Problem is, pickle handles pickling functions by just pickling their qualified name (plus some boilerplate to say it's a function in the first place). And to make sure it will survive the round trip, it always double checks that the qualified name can be looked up in sys.modules. So when you do pickle.dumps(_apply_along_axis_palmers) (explicitly, or implicitly in this case by passing it as the mapper function), where _apply_along_axis_palmers is defined in your main script, it double checks that sys.modules['__main__']._apply_along_axis_palmers exists. But it doesn't, because cProfile._apply_along_axis_palmers doesn't exist.

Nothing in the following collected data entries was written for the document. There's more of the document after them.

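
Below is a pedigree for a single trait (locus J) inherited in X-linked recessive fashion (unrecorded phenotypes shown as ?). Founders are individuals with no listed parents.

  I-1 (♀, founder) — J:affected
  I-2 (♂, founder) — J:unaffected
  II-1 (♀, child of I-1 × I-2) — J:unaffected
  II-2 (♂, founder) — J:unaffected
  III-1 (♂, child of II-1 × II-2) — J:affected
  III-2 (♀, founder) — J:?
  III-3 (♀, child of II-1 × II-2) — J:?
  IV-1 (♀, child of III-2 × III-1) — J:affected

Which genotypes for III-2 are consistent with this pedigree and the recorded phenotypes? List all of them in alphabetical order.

III-2 ∈ {X^JX^j, X^jX^j}

J/I-1 aff ·: X^jX^j
J/I-2 un ·: X^JY
J/II-1 un I-1×I-2: X^JX^j
J/II-2 un ·: X^JY
J/III-1 aff II-1×II-2: X^jY
J/III-2 ? ·: X^JX^j|X^jX^j
J/III-3 ? II-1×II-2: X^JX^J|X^JX^j
J/IV-1 aff III-2×III-1: X^jX^j
⇒ J over [I-1,I-2,II-1,II-2,III-1,III-2,III-3,IV-1]: 4 consistent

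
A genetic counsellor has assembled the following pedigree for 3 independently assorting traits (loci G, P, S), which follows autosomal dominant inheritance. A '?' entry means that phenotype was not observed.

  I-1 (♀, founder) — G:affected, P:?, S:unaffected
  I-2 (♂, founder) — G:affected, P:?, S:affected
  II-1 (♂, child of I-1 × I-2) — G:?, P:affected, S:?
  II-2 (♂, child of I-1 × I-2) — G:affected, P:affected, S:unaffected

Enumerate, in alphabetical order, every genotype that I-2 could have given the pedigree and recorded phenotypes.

I-2 ∈ {GG PP Ss, GG Pp Ss, GG pp Ss, Gg PP Ss, Gg Pp Ss, Gg pp Ss}

G/I-1 aff ·: Gg|GG
G/I-2 aff ·: Gg|GG
G/II-1 ? I-1×I-2: gg|Gg|GG
G/II-2 aff I-1×I-2: Gg|GG
⇒ G over [I-1,I-2,II-1,II-2]: 15 consistent
P/I-1 ? ·: pp|Pp|PP
P/I-2 ? ·: pp|Pp|PP
P/II-1 aff I-1×I-2: Pp|PP
P/II-2 aff I-1×I-2: Pp|PP
⇒ P over [I-1,I-2,II-1,II-2]: 17 consistent
S/I-1 un ·: ss
S/I-2 aff ·: Ss
S/II-1 ? I-1×I-2: ss|Ss
S/II-2 un I-1×I-2: ss
⇒ S over [I-1,I-2,II-1,II-2]: 2 consistent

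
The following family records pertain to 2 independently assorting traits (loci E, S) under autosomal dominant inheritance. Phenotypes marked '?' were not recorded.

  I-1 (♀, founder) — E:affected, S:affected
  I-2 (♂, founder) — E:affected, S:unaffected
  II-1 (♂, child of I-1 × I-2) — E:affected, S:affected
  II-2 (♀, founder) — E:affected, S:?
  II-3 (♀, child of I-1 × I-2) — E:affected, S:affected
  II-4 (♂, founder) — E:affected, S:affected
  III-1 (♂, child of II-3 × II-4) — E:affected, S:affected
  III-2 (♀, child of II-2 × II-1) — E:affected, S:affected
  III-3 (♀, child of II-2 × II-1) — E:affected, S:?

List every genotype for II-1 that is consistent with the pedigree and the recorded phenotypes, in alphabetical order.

E/I-1 aff ·: Ee|EE
E/I-2 aff ·: Ee|EE
E/II-1 aff I-1×I-2: Ee|EE
E/II-2 aff ·: Ee|EE
E/II-3 aff I-1×I-2: Ee|EE
E/II-4 aff ·: Ee|EE
E/III-1 aff II-3×II-4: Ee|EE
E/III-2 aff II-2×II-1: Ee|EE
E/III-3 aff II-2×II-1: Ee|EE
⇒ E over [I-1,I-2,II-1,II-2,II-3,II-4,III-1,III-2,III-3]: 288 consistent
S/I-1 aff ·: Ss|SS
S/I-2 un ·: ss
S/II-1 aff I-1×I-2: Ss
S/II-2 ? ·: ss|Ss|SS
S/II-3 aff I-1×I-2: Ss
S/II-4 aff ·: Ss|SS
S/III-1 aff II-3×II-4: Ss|SS
S/III-2 aff II-2×II-1: Ss|SS
S/III-3 ? II-2×II-1: ss|Ss|SS
⇒ S over [I-1,I-2,II-1,II-2,II-3,II-4,III-1,III-2,III-3]: 96 consistent

II-1 ∈ {EE Ss, Ee Ss}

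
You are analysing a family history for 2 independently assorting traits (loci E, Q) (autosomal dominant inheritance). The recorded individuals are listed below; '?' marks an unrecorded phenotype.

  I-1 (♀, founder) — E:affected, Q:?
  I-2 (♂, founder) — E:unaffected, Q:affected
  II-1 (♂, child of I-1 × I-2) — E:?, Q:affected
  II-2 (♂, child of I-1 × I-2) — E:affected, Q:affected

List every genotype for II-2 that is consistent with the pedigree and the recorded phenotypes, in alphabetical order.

II-2 ∈ {Ee QQ, Ee Qq}

E/I-1 aff ·: Ee|EE
E/I-2 un ·: ee
E/II-1 ? I-1×I-2: ee|Ee
E/II-2 aff I-1×I-2: Ee
⇒ E over [I-1,I-2,II-1,II-2]: 3 consistent
Q/I-1 ? ·: qq|Qq|QQ
Q/I-2 aff ·: Qq|QQ
Q/II-1 aff I-1×I-2: Qq|QQ
Q/II-2 aff I-1×I-2: Qq|QQ
⇒ Q over [I-1,I-2,II-1,II-2]: 15 consistent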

I don't know of a good solution for this. The best I can come up with is to manually fix up sys.modules to make it expose your module and its contents correctly. I haven't tested this completely, so it's possible there will be some quirks, but a solution I've found is to change a module named mymodule.py of the form:

# imports...
# function/class/global defs...

if __name__ == '__main__':
    main()  # Or series of statements

to:

# imports...
import sys
# function/class/global defs...

if __name__ == '__main__':
    import cProfile
    # if check avoids hackery when not profiling
    # Optional; hackery *seems* to work fine even when not profiling, it's just wasteful
    if sys.modules['__main__'].__file__ == cProfile.__file__:
        import mymodule  # Imports you again (does *not* use cache or execute as __main__)
        globals().update(vars(mymodule))  # Replaces current contents with newly imported stuff
        sys.modules['__main__'] = mymodule  # Ensures pickle lookups on __main__ find matching version
    main()  # Or series of statements

From there on out, sys.modules['__main__'] refers to your own module, not cProfile, so things seem to work. cProfile still seems to work despite this, and pickling finds your functions as expected. Only real cost is reimporting your module, but if you're doing enough real work, the cost of reimporting should be fairly small.